Les examens sont terminés ! Quel soulagement ! Je vais enfin pouvoir épeler chacune des lettres du mot « farniente » en savourant chacune d’elles. Car, en effet, les examens à peine finis, je m’envole pour le Portugal, mon pays natal. Cette fois-ci, je ne vais pas retrouver la famille, comme d’ordinaire. Pour la première fois, je pars avec des amis, quatre amis de l’université. Au programme : plage, bronzette, fête et repos mérité.

 

On a loué une petite maison à Armação de Pêra. Au bord de la mer, cette petite ville du sud du Portugal est en plein centre d’une région nommée Algarve. Une région chaude, où le style méditerranéen se confond avec son voisin arabe. Les maisons sont peintes en blanc, le sable est fin, l’eau bleue azur. Une odeur de fleur et de mer, de sel et de sucre pénètre dans mon être et me procure un bien-être merveilleux. Le paysage est si beau que mes yeux en sont éblouis. Remarque, c’est peut-être aussi à cause du soleil que l’on n’avait plus vu en Suisse depuis quelques temps…

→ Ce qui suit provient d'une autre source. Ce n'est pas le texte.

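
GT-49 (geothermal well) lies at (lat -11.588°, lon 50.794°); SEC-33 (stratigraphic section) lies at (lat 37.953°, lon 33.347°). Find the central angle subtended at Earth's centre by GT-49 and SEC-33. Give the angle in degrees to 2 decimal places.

52.17°

Δφ = 49.5410°,  Δλ = -17.4470°
a = sin²(Δφ/2) + cos φ₁ cos φ₂ sin²(Δλ/2) = 0.193316
c = 2·arcsin(√a) = 0.910479 rad = 52.1666°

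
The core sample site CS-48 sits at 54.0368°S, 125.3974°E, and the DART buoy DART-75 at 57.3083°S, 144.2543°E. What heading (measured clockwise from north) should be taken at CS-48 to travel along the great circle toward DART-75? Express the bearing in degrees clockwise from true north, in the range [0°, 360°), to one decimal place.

Δλ = 18.8569°
y = sin Δλ · cos φ₂ = 0.174569
x = cos φ₁ sin φ₂ − sin φ₁ cos φ₂ cos Δλ = -0.080531
θ = atan2(y, x) = 114.7644° → 114.7644° (mod 360°)

114.8°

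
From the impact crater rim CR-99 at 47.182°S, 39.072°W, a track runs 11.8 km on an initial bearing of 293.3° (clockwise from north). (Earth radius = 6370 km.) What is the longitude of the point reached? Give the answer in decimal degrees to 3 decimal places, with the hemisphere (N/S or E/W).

δ = d/R = 11.8/6370 = 0.001852 rad
φ₂ = arcsin(sin φ₁ cos δ + cos φ₁ sin δ cos θ)
   = arcsin(-0.73352·1.00000 + 0.67967·0.00185·0.39555) = -47.13993°
λ₂ = λ₁ + atan2(sin θ sin δ cos φ₁, cos δ − sin φ₁ sin φ₂) = -39.21531°

39.215°W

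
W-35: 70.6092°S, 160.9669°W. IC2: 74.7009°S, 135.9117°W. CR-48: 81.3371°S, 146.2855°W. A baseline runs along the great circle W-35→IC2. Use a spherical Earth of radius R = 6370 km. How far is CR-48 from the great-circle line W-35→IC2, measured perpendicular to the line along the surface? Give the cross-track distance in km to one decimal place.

771.4 km

δ₁₃ = central angle W-35→CR-48 = 0.195814 rad  (haversine)
θ₁₃ = bearing W-35→CR-48 = 168.685°,  θ₁₂ = bearing W-35→IC2 = 130.303°
dₓₜ = R·arcsin(sin δ₁₃ · sin(θ₁₃ − θ₁₂)) = 6370·arcsin(0.19457·sin(38.382°)) = 771.422 km
|dₓₜ| = 771.422 km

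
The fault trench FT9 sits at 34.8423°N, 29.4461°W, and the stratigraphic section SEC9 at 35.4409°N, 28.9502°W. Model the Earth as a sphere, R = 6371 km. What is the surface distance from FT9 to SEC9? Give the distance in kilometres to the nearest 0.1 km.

Δφ = 0.5986°,  Δλ = 0.4959°
a = sin²(Δφ/2) + cos φ₁ cos φ₂ sin²(Δλ/2) = 0.000040
c = 2·arcsin(√a) = 0.012619 rad = 0.7230°
d = R·c = 6371 × 0.012619 = 80.4 km

80.4 km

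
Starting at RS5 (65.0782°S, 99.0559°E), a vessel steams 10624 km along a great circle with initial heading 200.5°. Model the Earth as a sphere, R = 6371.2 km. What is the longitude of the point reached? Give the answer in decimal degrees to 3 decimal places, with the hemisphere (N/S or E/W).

59.472°W

δ = d/R = 10624/6371.2 = 1.667504 rad
φ₂ = arcsin(sin φ₁ cos δ + cos φ₁ sin δ cos θ)
   = arcsin(-0.90688·-0.09656 + 0.42138·0.99533·-0.93667) = -17.77536°
λ₂ = λ₁ + atan2(sin θ sin δ cos φ₁, cos δ − sin φ₁ sin φ₂) = -59.47214°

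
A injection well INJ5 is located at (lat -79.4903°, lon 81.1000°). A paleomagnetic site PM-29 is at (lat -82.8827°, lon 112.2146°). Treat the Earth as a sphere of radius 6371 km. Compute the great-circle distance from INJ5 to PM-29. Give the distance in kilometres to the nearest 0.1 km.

Δφ = -3.3924°,  Δλ = 31.1146°
a = sin²(Δφ/2) + cos φ₁ cos φ₂ sin²(Δλ/2) = 0.002502
c = 2·arcsin(√a) = 0.100078 rad = 5.7340°
d = R·c = 6371 × 0.100078 = 637.6 km

637.6 km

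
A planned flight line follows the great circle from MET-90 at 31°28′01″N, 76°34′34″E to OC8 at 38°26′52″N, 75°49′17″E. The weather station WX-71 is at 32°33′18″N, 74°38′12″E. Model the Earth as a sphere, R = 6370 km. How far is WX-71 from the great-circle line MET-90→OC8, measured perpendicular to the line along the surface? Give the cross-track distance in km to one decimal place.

MET-90: φ = +31.46694°, λ = +76.57611°
OC8: φ = +38.44778°, λ = +75.82139°
WX-71: φ = +32.55500°, λ = +74.63667°
δ₁₃ = central angle MET-90→WX-71 = 0.034415 rad  (haversine)
θ₁₃ = bearing MET-90→WX-71 = 304.000°,  θ₁₂ = bearing MET-90→OC8 = 355.150°
dₓₜ = R·arcsin(sin δ₁₃ · sin(θ₁₃ − θ₁₂)) = 6370·arcsin(0.03441·sin(-51.149°)) = -170.715 km
|dₓₜ| = 170.715 km

170.7 km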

On a tenté de profiter un maximum de ces 13 jours de vacances. Plages paradisiaques, îles spectaculaires, architecture typique, spécialités gastronomiques de la région et lieux époustouflants ont marqués notre séjour. Oui, on a bien sûr fait un petit détour par les boîtes de nuit et les centres commerciaux de l’Algarve. Après tout, les vacances sont aussi faites pour ça, non ? On s’est baladé de l’ouest à l’est, à la découverte des plus beaux paysages de la région. Portimão, Albufeira, Alvor, Faro ou encore Tavira sont quelques-unes de nos visites. Du sable, de la roche, de l’eau salée, des pavés dans les rues, les maisons tout en blanc, les marchands au bord de la mer,… Tant de charme et d’émerveillement ! Et durant tout le séjour, rires et grandes discussions nous ont rapprochés et crée des souvenirs innoubliables.

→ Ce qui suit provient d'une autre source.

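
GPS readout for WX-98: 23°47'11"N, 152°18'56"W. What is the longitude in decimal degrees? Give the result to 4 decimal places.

152.3156°W

152° + 18′/60 + 56″/3600 = 152 + 0.30000 + 0.01556 = 152.3156°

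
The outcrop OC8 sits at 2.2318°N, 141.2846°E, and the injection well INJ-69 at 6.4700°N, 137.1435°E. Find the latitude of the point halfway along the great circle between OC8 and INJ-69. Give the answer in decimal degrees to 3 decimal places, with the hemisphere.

Bx = cos φ₂ cos Δλ = 0.991037,  By = cos φ₂ sin Δλ = -0.071753
φₘ = atan2(sin φ₁ + sin φ₂, √((cos φ₁ + Bx)² + By²)) = 4.35373°
λₘ = λ₁ + atan2(By, cos φ₁ + Bx) = 139.21988°

4.354°N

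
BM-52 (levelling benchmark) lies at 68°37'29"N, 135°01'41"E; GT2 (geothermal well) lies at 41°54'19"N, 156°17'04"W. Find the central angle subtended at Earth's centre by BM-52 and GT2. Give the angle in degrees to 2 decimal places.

BM-52: φ = +68.62472°, λ = +135.02806°
GT2: φ = +41.90528°, λ = -156.28444°
Δφ = -26.7194°,  Δλ = 68.6875°
a = sin²(Δφ/2) + cos φ₁ cos φ₂ sin²(Δλ/2) = 0.139725
c = 2·arcsin(√a) = 0.766202 rad = 43.9002°

43.90°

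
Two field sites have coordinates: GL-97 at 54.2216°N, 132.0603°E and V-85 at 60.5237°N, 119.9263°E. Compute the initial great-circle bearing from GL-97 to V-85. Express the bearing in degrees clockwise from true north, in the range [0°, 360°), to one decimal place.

Δλ = -12.1340°
y = sin Δλ · cos φ₂ = -0.103431
x = cos φ₁ sin φ₂ − sin φ₁ cos φ₂ cos Δλ = 0.118689
θ = atan2(y, x) = -41.0703° → 318.9297° (mod 360°)

318.9°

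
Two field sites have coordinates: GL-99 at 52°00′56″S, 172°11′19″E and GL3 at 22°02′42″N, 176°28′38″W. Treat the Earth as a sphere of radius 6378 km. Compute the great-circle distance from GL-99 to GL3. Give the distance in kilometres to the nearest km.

GL-99: φ = -52.01556°, λ = +172.18861°
GL3: φ = +22.04500°, λ = -176.47722°
Δφ = 74.0606°,  Δλ = 11.3342°
a = sin²(Δφ/2) + cos φ₁ cos φ₂ sin²(Δλ/2) = 0.368252
c = 2·arcsin(√a) = 1.304152 rad = 74.7224°
d = R·c = 6378 × 1.304152 = 8317.9 km

8318 km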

Mais l’endroit dont j’aimerais parler est celui qui m’a le plus marqué lors du séjour. Le bout du monde ou la fin du monde, comme on s’amusait à l’appeler. Le temps d’une journée, on s’est promené au bord de l’océan, là où la terre se finit et la mer commence, pour reprendre les mots de l’écrivain Camões. La Ponta de Sagres et le Cap Saint-Vincent m’ont laissé sans voix. Une énorme falaise se prolongeant sur plusieurs kilomètres et à des dizaines de mètres de hauteur. On s’est assis au bord de la falaise pour contempler l’altitude, la mer qui se jetait contre les rochers, les oiseaux volant vers le nouveau monde. Comment se sent-on face à l’immensité de la planète ? Minuscule, presque insignifiant. Et pourtant, debout, face au vent, on ne peut s’empêcher de se sentir invincible et plein de vie. On se croirait prêt à l’aventure, prêt à partir nous aussi à la découverte de notre Terre. Prêt à sauter aussi, car la hauteur jouait de sa grande tentation, celle de se jeter dans le vide.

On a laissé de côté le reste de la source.